The Dean said that “we are living and working in exciting times as we witness the University’s steady advance and the development of its academic and administrative practices in-line with the country’s robust and ambitious Vision 2030. Dean Al-Bargi affirmed that the ELI will enhance its operations in order to ensure the utmost positive impact on its students in a range of programs in order to prepare them for the challenging future. He advanced the new ELI vision by emphasizing creation of new knowledge in the field, with particular focus on digital learning, self-discovery and innovation for both students and instructors.
After the Dean’s speech, Peter Lucantoni, Cambridge University Press’s Senior Teacher Training Consultant, delivered his plenary address entitled “Learning is not a spectator sport.” In his address, Lucantoni emphasized the need to provide students with opportunities to talk about what they are learning, write reflectively about it, relate it to their past experiences, and apply it to their lives. He emphasized that allowing students to “learn by doing” and “trying” are fundamental concepts to the active learning philosophy.
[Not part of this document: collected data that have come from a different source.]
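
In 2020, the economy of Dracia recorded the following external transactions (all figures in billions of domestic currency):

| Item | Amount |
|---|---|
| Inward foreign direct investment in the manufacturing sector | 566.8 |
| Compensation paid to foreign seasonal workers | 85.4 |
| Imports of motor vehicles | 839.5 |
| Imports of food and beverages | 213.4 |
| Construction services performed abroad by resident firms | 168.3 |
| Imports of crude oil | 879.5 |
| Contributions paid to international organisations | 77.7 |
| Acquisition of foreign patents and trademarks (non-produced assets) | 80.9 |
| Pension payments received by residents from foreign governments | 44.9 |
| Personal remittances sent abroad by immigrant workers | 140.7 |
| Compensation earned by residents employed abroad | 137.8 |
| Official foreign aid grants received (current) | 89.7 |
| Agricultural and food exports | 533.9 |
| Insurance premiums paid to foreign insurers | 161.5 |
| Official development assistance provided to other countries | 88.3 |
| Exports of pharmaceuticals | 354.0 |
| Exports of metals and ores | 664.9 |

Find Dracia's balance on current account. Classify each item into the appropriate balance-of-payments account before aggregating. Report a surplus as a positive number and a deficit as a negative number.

Goods: 533.9 - 879.5 + 354.0 - 213.4 - 839.5 + 664.9 = -379.6
Services: 168.3 - 161.5 = 6.8
Primary income: 137.8 - 85.4 = 52.4
Secondary income: 44.9 - 140.7 - 88.3 - 77.7 + 89.7 = -172.1
Current account = (-379.6) + 6.8 + 52.4 + (-172.1) = -492.5
(Excluded from the current account — financial account: inward foreign direct investment in the manufacturing sector 566.8; capital account: acquisition of foreign patents and trademarks (non-produced assets) 80.9.)

-492.5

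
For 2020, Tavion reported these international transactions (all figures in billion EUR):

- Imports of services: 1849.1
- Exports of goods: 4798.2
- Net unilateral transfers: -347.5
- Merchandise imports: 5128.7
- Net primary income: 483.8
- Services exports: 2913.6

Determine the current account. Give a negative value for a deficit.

870.3

Goods balance = 4798.2 - 5128.7 = -330.5
Services balance = 2913.6 - 1849.1 = 1064.5
Trade balance (goods + services) = -330.5 + 1064.5 = 734.0
Net primary income = 483.8
Net secondary income = -347.5
Current account = 734.0 + 483.8 + (-347.5) = 870.3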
Following the plenary address, Dr Khaled Al-Harthi, the ELI Vice-Dean for Development, and Mr Lucantoni awarded certificates to 18 Men’s Campus Train the Trainer program participants. These ELI teachers participated in a 30-hour face-to-face training course back in August and have been observed by Cambridge delivering workshops to the wider faculty on two different occasions this year. They have received coaching and feedback from both Peter and their peers. Mr Lucantoni said he was very impressed at the significant development of the new teacher trainers and the broad range of skills they have demonstrated during the current academic year. He added, “Considering the wide range of skills of the course participants at the start of the course, it was very impressive to see how everyone successfully reached a very high standard.” He further remarked, “I’m confident that all of them can design and deliver effective training for their peers”, while also emphasizing that “everyone needs to be aware of the need to advance their own professional development”.
After the plenary was concluded, teachers on the Men’s Campus proceeded to Building 11 to attend workshops on a variety of topics including “Active Learning Strategies in Action”, “Integrating Augmented Reality into English Language Classrooms”, and “Building Rapport: How and Why?” Mr Lucntoni also conducted a workshop entitled “Active Learning in Practice”. In this workshop he especially focused on practical ways that listening and reading skills, often thought to be “passive” skills, can be taught from an active learning perspective and approach.
On the other side of campus, the Women's Campus held the symposium with Cambridge author and trainer Leslie Anne Hendra speaking on key elements of vocabulary learning and teaching, starting from a goal-based approach and touching on the importance of context, the interesting challenge of language selection, and ways of dealing with meaning.